What symptoms do I still have, if any?
With prior variants, data suggested that people were most infectious just before and in the day after their symptoms developed, says Chin-Hong. That influenced the CDC's five-day guideline for exiting isolation.
But the relationship between symptoms and infectivity appears to have changed with omicron, according to Landon's research – in part because so many people are now vaccinated. Vaccination primes the immune system which means that "it doesn't take so long to rev up, so that it can react to even small amounts of virus in your body," Landon says. So symptoms can be a sort of early-warning siren of an infection, even if you're not yet contagious.
On the flipside, you can still be infectious even if you're feeling better. In Landon's study, health care workers were still testing positive even though they felt well enough to return to work. "We were really surprised," says Landon. "They didn't seem sick" – yet many still had virus levels likely to be infectious.
And you can continue to experience symptoms even after you are no longer infectious "because your immune system is still active," says Chin-Hong.
So how should symptoms guide you? First of all, if you've got a fever, that's a red flag, says Chin-Hong – "because the type of immune response you get that results in a fever is usually because there's a ton of virus floating around."
If you're fever-free but you are still feeling sick, "that's not a great sign" – keep isolating for as much of that 10 day period as possible, and keep masking around others, says Landon.
But if you are feeling better and 10 days have passed since the start of your symptoms or your first positive test, consider yourself good to go. One caveat: If you are planning to see someone vulnerable, it's best to wait until your symptoms have all resolved.
Can I use testing to decide when to come out of isolation?
First, make sure you understand which kind of test you are taking. A PCR test is very accurate at the start of an infection because it can detect and amplify even trace amounts of virus DNA. But a PCR is not the right choice to figure out when you are no longer infectious, because of its sensitivity, Grad explains.
"There are some people who have little blips of being PCR positive for weeks, or in some cases even months, after an infection" – even though they're no longer contagious, Grad says.
A better bet is to use a rapid antigen test, because they're "positive when your viral load is high," corresponding to levels when people are likely to be infectious, says Landon. So if you're negative on a rapid test and you don't have any symptoms, consider yourself in the clear, says Chin-Hong.

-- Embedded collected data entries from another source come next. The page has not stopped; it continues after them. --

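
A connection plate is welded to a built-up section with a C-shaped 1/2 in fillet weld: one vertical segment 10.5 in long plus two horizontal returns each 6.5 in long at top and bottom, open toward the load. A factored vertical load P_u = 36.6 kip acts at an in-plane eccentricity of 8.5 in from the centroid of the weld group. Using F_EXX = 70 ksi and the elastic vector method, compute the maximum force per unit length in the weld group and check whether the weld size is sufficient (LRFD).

f_max ≈ 5.08 kip/in; adequate

Total weld length L_w = 23.5 in. Treat welds as unit-width lines.
Centroid: x̄ = 2×6.5×3.25 / 23.5 = 1.798 in from the vertical weld.
Polar moment about centroid: J = I_x + I_y = [10.5³/12 + 2×6.5×5.25²] + [10.5×1.798² + 2(6.5³/12 + 6.5×1.452²)] = 561.9 in³.
Direct shear f_v = P/L_w = 36.6 / 23.5 = 1.557 kip/in (vertical).
Torsion M = P·e = 36.6 × 8.5 = 311.1 kip·in.
Critical point at (x, y) = (4.702, 5.25) from centroid. f_tx = M·y/J = 2.907 kip/in; f_ty = M·x/J = 2.603 kip/in.
Resultant f_max = √[f_tx² + (f_v + f_ty)²] = √[2.907² + (1.557 + 2.603)²] = 5.076 kip/in.
Capacity per unit length: φr_n = 0.75 × 0.6 × 70 × (0.707 × 0.5) = 11.14 kip/in.
5.076 ≤ 11.14 → adequate.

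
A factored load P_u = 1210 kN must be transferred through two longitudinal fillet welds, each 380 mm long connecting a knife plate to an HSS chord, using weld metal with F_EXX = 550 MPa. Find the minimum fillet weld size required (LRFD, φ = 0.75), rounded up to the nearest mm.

Total weld length L = 760 mm.
Required throat t_e = P_u / (φ × 0.6 F_EXX × L) = 1210 / (0.75 × 0.6 × 550 × 760 × 10⁻³) = 6.433 mm.
Required leg w = t_e / 0.707 = 9.099 mm → use 10 mm.

w = 10 mm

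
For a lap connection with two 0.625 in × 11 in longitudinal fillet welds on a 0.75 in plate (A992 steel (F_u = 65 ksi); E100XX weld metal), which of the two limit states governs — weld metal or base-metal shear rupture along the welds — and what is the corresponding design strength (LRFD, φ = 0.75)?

φR_n ≈ 437 kips (weld metal governs)

E100XX → F_EXX = 100 ksi.
t_e = 0.707 × 0.625 = 0.4419 in; L = 22 in.
Weld metal: φR_n = 0.75 × 0.6 × 100 × 0.4419 × 22 = 437.5 kips.
Base metal (shear rupture): φR_n = 0.75 × 0.6 × 65 × 0.75 × 22 = 482.6 kips.
Governing: weld metal.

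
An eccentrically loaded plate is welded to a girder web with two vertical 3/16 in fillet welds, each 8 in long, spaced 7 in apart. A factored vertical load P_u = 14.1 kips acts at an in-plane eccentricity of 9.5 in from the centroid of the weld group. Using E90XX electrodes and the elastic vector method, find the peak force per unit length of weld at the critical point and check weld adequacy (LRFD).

f_max ≈ 3.18 kip/in; adequate

E90XX → F_EXX = 90 ksi.
Total weld length L_w = 16 in. Treat welds as unit-width lines.
Polar moment about centroid: J = 2[d³/12 + d(b/2)²] = 2[8³/12 + 8×3.5²] = 281.3 in³.
Direct shear f_v = P/L_w = 14.1 / 16 = 0.8812 kip/in (vertical).
Torsion M = P·e = 14.1 × 9.5 = 133.95 kip·in.
Critical point at (x, y) = (3.5, 4) from centroid. f_tx = M·y/J = 1.905 kip/in; f_ty = M·x/J = 1.666 kip/in.
Resultant f_max = √[f_tx² + (f_v + f_ty)²] = √[1.905² + (0.8812 + 1.666)²] = 3.181 kip/in.
Capacity per unit length: φr_n = 0.75 × 0.6 × 90 × (0.707 × 0.1875) = 5.369 kip/in.
3.181 ≤ 5.369 → adequate.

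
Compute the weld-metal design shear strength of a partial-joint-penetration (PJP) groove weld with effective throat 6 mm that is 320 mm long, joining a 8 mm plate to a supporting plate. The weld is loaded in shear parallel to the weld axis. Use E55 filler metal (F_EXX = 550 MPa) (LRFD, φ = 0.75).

Effective throat (given) t_e = 6 mm.
A_we = 6 × 320 = 1920 mm².
F_nw = 0.6 F_EXX = 330 MPa.
φR_n = 0.75 × 330 × 1920 × 10⁻³ = 475.2 kN.

φR_n ≈ 475 kN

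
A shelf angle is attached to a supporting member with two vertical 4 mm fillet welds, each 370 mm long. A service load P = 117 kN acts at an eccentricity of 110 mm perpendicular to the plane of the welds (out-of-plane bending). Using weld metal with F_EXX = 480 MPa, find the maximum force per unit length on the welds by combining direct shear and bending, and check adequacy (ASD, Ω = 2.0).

L_w = 2 × 370 = 740 mm; section modulus (unit throat) S = 2 × L²/6 = 45630 mm².
Direct shear f_v = P/L_w = 117×10³/740 = 158.1 N/mm.
Moment M = P × e = 117×10³ × 110 = 12870000 N·mm; bending f_b = M/S = 282 N/mm.
f_max = √(f_v² + f_b²) = √(158.1² + 282²) = 323.3 N/mm.
r_n/Ω = (1/2.0) × 0.6 × 480 × (0.707 × 4) = 407.2 N/mm → adequate.

f_max ≈ 323 N/mm; adequate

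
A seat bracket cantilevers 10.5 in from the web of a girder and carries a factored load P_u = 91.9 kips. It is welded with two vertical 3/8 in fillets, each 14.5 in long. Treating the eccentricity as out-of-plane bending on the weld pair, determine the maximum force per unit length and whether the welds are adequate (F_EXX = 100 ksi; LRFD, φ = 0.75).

f_max ≈ 14.1 kip/in; NOT adequate

L_w = 2 × 14.5 = 29 in; section modulus (unit throat) S = 2 × L²/6 = 70.08 in².
Direct shear f_v = P/L_w = 91.9/29 = 3.169 kip/in.
Moment M = P × e = 91.9 × 10.5 = 964.95 kip·in; bending f_b = M/S = 13.77 kip/in.
f_max = √(f_v² + f_b²) = √(3.169² + 13.77²) = 14.13 kip/in.
φr_n = 0.75 × 0.6 × 100 × (0.707 × 0.375) = 11.93 kip/in → NOT adequate.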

What if 10 days have passed and you're still testing positive on a rapid test? "That definitely happens, and we don't have a good answer" as to why, says Landon. One thing to look at is how faint the positive line is on the rapid test, she says, because research has shown that the darker or more intense the line is and the more quickly it shows up, the more virus is present in your nose. So if you're past day 10, you feel better and you're not immunocompromised, and the rapid test line "isn't very dark or it's taking longer to turn positive each day, you're probably safe to be out in the world," she says.

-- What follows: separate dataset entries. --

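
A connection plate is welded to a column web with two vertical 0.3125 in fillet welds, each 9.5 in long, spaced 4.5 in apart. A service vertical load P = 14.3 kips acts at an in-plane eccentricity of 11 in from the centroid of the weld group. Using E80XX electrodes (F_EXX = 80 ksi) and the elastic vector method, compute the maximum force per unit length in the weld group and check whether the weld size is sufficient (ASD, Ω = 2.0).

Total weld length L_w = 19 in. Treat welds as unit-width lines.
Polar moment about centroid: J = 2[d³/12 + d(b/2)²] = 2[9.5³/12 + 9.5×2.25²] = 239.1 in³.
Direct shear f_v = P/L_w = 14.3 / 19 = 0.7526 kip/in (vertical).
Torsion M = P·e = 14.3 × 11 = 157.3 kip·in.
Critical point at (x, y) = (2.25, 4.75) from centroid. f_tx = M·y/J = 3.125 kip/in; f_ty = M·x/J = 1.48 kip/in.
Resultant f_max = √[f_tx² + (f_v + f_ty)²] = √[3.125² + (0.7526 + 1.48)²] = 3.841 kip/in.
Capacity per unit length: r_n/Ω = (1/2.0) × 0.6 × 80 × (0.707 × 0.3125) = 5.302 kip/in.
3.841 ≤ 5.302 → adequate.

f_max ≈ 3.84 kip/in; adequate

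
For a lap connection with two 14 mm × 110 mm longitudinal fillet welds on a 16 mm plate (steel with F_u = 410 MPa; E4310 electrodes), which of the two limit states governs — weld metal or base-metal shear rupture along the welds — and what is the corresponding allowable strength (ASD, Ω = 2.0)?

R_n/Ω ≈ 281 kN (weld metal governs)

E43XX → F_EXX = 430 MPa.
t_e = 0.707 × 14 = 9.898 mm; L = 220 mm.
Weld metal: R_n/Ω = (1/2.0) × 0.6 × 430 × 9.898 × 220 × 10⁻³ = 280.9 kN.
Base metal (shear rupture): R_n/Ω = (1/2.0) × 0.6 × 410 × 16 × 220 × 10⁻³ = 433 kN.
Governing: weld metal.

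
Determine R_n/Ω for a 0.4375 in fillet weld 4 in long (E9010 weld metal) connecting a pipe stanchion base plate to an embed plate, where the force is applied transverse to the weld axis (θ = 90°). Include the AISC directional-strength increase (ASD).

E90XX → F_EXX = 90 ksi.
t_e = 0.707 × 0.4375 = 0.3093 in; A_we = 0.3093 × 4 = 1.237 in².
Directional factor: 1.0 + 0.5 sin^1.5(90°) = 1.5.
F_nw = 0.6 × 90 × 1.5 = 81 ksi.
R_n/Ω = (81 × 1.237) / 2.0 = 50.11 kips.

R_n/Ω ≈ 50.1 kips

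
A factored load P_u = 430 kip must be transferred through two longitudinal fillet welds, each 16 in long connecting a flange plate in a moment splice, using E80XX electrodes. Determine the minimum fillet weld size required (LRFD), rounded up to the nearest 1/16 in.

E80XX → F_EXX = 80 ksi.
Total weld length L = 32 in.
Required throat t_e = P_u / (φ × 0.6 F_EXX × L) = 430 / (0.75 × 0.6 × 80 × 32) = 0.3733 in.
Required leg w = t_e / 0.707 = 0.528 in → use 9/16 in.

w = 9/16 in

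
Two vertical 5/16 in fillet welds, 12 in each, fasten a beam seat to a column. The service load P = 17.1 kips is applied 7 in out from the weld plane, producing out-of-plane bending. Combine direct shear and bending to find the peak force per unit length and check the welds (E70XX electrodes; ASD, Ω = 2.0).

f_max ≈ 2.59 kip/in; adequate

E70XX → F_EXX = 70 ksi.
L_w = 2 × 12 = 24 in; section modulus (unit throat) S = 2 × L²/6 = 48 in².
Direct shear f_v = P/L_w = 17.1/24 = 0.7125 kip/in.
Moment M = P × e = 17.1 × 7 = 119.7 kip·in; bending f_b = M/S = 2.494 kip/in.
f_max = √(f_v² + f_b²) = √(0.7125² + 2.494²) = 2.594 kip/in.
r_n/Ω = (1/2.0) × 0.6 × 70 × (0.707 × 0.3125) = 4.64 kip/in → adequate.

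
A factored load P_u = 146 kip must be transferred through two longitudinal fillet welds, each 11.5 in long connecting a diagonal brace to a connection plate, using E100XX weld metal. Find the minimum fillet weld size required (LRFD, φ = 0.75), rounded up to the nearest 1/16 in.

w = 1/4 in

E100XX → F_EXX = 100 ksi.
Total weld length L = 23 in.
Required throat t_e = P_u / (φ × 0.6 F_EXX × L) = 146 / (0.75 × 0.6 × 100 × 23) = 0.1411 in.
Required leg w = t_e / 0.707 = 0.1995 in → use 1/4 in.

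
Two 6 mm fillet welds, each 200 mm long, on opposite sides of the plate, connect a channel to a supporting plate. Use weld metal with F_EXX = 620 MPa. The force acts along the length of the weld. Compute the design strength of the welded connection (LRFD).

Effective throat t_e = 0.707 × 6 = 4.242 mm.
Total length L = 400 mm; A_we = 4.242 × 400 = 1697 mm².
F_nw = 0.6 F_EXX = 0.6 × 620 = 372 MPa.
φR_n = 0.75 × 372 × 1697 × 10⁻³ = 473.4 kN.

φR_n ≈ 473 kN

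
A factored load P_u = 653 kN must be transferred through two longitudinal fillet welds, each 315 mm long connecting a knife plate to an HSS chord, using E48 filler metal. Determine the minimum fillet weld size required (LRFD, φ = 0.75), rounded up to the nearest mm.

w = 7 mm

E48XX → F_EXX = 480 MPa.
Total weld length L = 630 mm.
Required throat t_e = P_u / (φ × 0.6 F_EXX × L) = 653 / (0.75 × 0.6 × 480 × 630 × 10⁻³) = 4.799 mm.
Required leg w = t_e / 0.707 = 6.787 mm → use 7 mm.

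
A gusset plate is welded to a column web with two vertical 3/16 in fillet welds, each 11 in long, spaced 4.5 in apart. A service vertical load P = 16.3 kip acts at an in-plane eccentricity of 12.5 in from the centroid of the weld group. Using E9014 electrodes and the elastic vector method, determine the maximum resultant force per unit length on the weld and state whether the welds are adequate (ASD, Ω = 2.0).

f_max ≈ 3.97 kip/in; NOT adequate

E90XX → F_EXX = 90 ksi.
Total weld length L_w = 22 in. Treat welds as unit-width lines.
Polar moment about centroid: J = 2[d³/12 + d(b/2)²] = 2[11³/12 + 11×2.25²] = 333.2 in³.
Direct shear f_v = P/L_w = 16.3 / 22 = 0.7409 kip/in (vertical).
Torsion M = P·e = 16.3 × 12.5 = 203.75 kip·in.
Critical point at (x, y) = (2.25, 5.5) from centroid. f_tx = M·y/J = 3.363 kip/in; f_ty = M·x/J = 1.376 kip/in.
Resultant f_max = √[f_tx² + (f_v + f_ty)²] = √[3.363² + (0.7409 + 1.376)²] = 3.974 kip/in.
Capacity per unit length: r_n/Ω = (1/2.0) × 0.6 × 90 × (0.707 × 0.1875) = 3.579 kip/in.
3.974 > 3.579 → NOT adequate.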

But if you're going to be around vulnerable people, such as someone who's had a recent organ transplant, is elderly or is otherwise at risk of severe disease with COVID, then even a very faint positive line should make you think hard about being in contact with these folks, Landon says.
And remember, when you're out in public, you never know when someone you interact with in the grocery store could be immunocompromised or highly vulnerable. So if you have any doubt of your infectiousness, wear a high-quality mask in public out of consideration for those people.